Shifting into profits, Spotify delivered €548 million in gross profit, representing a strong 16% year-over-year jump in total gross profit. While gross profit improved, gross margin remained flat year-over-year at 25.5%.

On the expenses front, operating expenses totaled €534 million, representing an increase of 9% year-over-year. The jump in expenses was driven by marketing expenses and share-based compensation.

Income continued to accelerate throughout the quarter as well, with Q1 operating income totaling €14 million versus the lower Q1 2020 operating income level of €-17 million. Operating margin improved along with operating income, jumping from -0.9% in 2020 to 0.7% in 2021.

Digging into margins by segment, Premium gross margin declined by 42 basis points to 27.9% while Ad-Supported gross margin improved by 1,100 basis points to 4.4%.

Rounding out the first-quarter financials, free cash flow improved significantly, moving from a lower €-21 million to a better €41 million. On a final cash flow note, free cash flow declined by 39% Q/Q.

Shifting into Q1 user data, monthly active users (MAUs) totaled 356 million, representing a 24% increase in MAUs year-over-year. Breaking down Spotify’s user base, Subscription Subscribers increased by 21% Y/Y to 158 million while Ad-Supported MAUs improved by 27% to 208 million.

Expanding on Spotify’s user base, 24% of users are in North America, 34% Europe, 22% Latin America, and 20% spread amongst other regions.

Leadership was upbeat about the quarter.

“I am more confident than ever in our ability to deliver on our ambition to become the world’s number one audio platform,” CEO Daniel Ek said.

Looking to the future, management is expecting MAUs to total 366-373 million in Q2 and revenues to land within a range of €2.16 billion to €2.36 billion.

Guiding the full year, leadership expects MAUs to land within a range of 402 million to 422 million users and for revenue to land within a range of €9.11 billion to €9.51 billion.

Shifting into the balance sheet the numbers are solid.

Total Debt: €1.816 Billion

Total Liabilities: €4.793 Billion

Total Assets: €8.037 Billion

Cash & Short Term Inv: €3.086 Billion

On a valuation basis, Spotify does trade at a premium.

Price to Sales: 4.98x

Price to Book: 12.61x

Price to Cash Flow: 191.59x

Management could be more effective.

Return on Equity: -21.27%

Return on Assets: -8.56%

Return on Invested Capital: -14.36%

Given the numbers the analysts are bullish with a mean price target of $340.91/share, representing a 37.48% upside.

The high price target is $428.00/share, representing a 72.60% gain, while the low price target is $262.00/share, representing a 5.66% upside.

The big money is quite involved with 59.20% of Spotify being owned by institutions.
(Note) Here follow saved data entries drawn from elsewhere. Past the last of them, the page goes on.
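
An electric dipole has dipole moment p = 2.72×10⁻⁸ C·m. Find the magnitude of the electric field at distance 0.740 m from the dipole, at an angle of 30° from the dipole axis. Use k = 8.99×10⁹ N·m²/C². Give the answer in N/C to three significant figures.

E ≈ 1090 N/C

At angle θ the dipole field magnitude is E = (kp/r³)·√(1 + 3cos²θ).
kp/r³ = (8.99×10⁹)(2.72×10⁻⁸) / (0.740)³ = 603.4 N/C.
√(1 + 3cos²30°) = √(1 + 3·0.7500) = √3.2500 ≈ 1.8028.
E ≈ 603.4 × 1.803 = 1088 N/C.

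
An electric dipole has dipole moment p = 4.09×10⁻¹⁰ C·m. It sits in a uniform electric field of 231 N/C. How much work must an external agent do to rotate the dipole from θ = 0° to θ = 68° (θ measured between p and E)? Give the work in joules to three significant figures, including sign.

W_ext = ΔU = U(θ₂) − U(θ₁) = −pE cosθ₂ − (−pE cosθ₁) = pE(cosθ₁ − cosθ₂).
W = (4.09×10⁻¹⁰)(231)·(cos0° − cos68°) = (9.448×10⁻⁸)·(+0.6254) = 5.909×10⁻⁸ J.

W ≈ 5.91×10⁻⁸ J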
Top holders include Baillie Gifford & Co., Tencent Holdings, and Morgan Stanley Investment Management.

On a technical basis, Spotify could be presenting an opportunity. According to the six-month charts the MACD is moving with downside momentum within a range of 4.31 down to 2.17.

The six-month charts are also indicating an RSI of 42.86 and CCI of -88.56, both of which are trending lower.
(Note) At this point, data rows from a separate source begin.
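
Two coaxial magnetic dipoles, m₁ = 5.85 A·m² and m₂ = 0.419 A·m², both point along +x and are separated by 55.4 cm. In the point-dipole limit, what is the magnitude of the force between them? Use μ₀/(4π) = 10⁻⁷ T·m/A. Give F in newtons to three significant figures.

F ≈ 1.56×10⁻⁵ N

On-axis B of dipole 1: B = (μ₀/4π)·2m₁/r³. Force on dipole 2: F = m₂·dB/dr.
dB/dr = −(μ₀/4π)·6m₁/r⁴, so |F| = (μ₀/4π)·6m₁m₂/r⁴.
F = 6(10⁻⁷)(5.85)(0.419)/(0.554)⁴ = 1.561×10⁻⁵ N.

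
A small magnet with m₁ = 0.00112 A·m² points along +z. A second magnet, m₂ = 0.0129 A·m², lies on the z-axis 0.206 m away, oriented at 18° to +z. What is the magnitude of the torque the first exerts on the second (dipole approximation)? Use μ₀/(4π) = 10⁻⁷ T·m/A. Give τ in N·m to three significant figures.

τ ≈ 1.02×10⁻¹⁰ N·m

Dipole B is on the axis of dipole A, so B₁ there is axial: B₁ = (μ₀/4π)·2m₁/r³ along +z.
B₁ = 2(10⁻⁷)(0.00112)/(0.206)³ = 2.562×10⁻⁸ T.
τ = m₂ B₁ sinθ.
τ = (0.0129)(2.562×10⁻⁸)·sin18° = 1.021×10⁻¹⁰ N·m.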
The bears fear Spotify will lack what it takes to compete against strong competition from the likes of Amazon, Apple, and others, while the bulls believe Spotify has plenty of room for growth and that leadership can navigate the competitive giants.

In short, Spotify ($SPOT) is a solid long-term audio streaming pick with expanding revenues, subscribers, and gross margins, along with a reliable management team and solid balance sheet.


Disclaimer: This is not direct financial advice, simply an opinion based on independent research.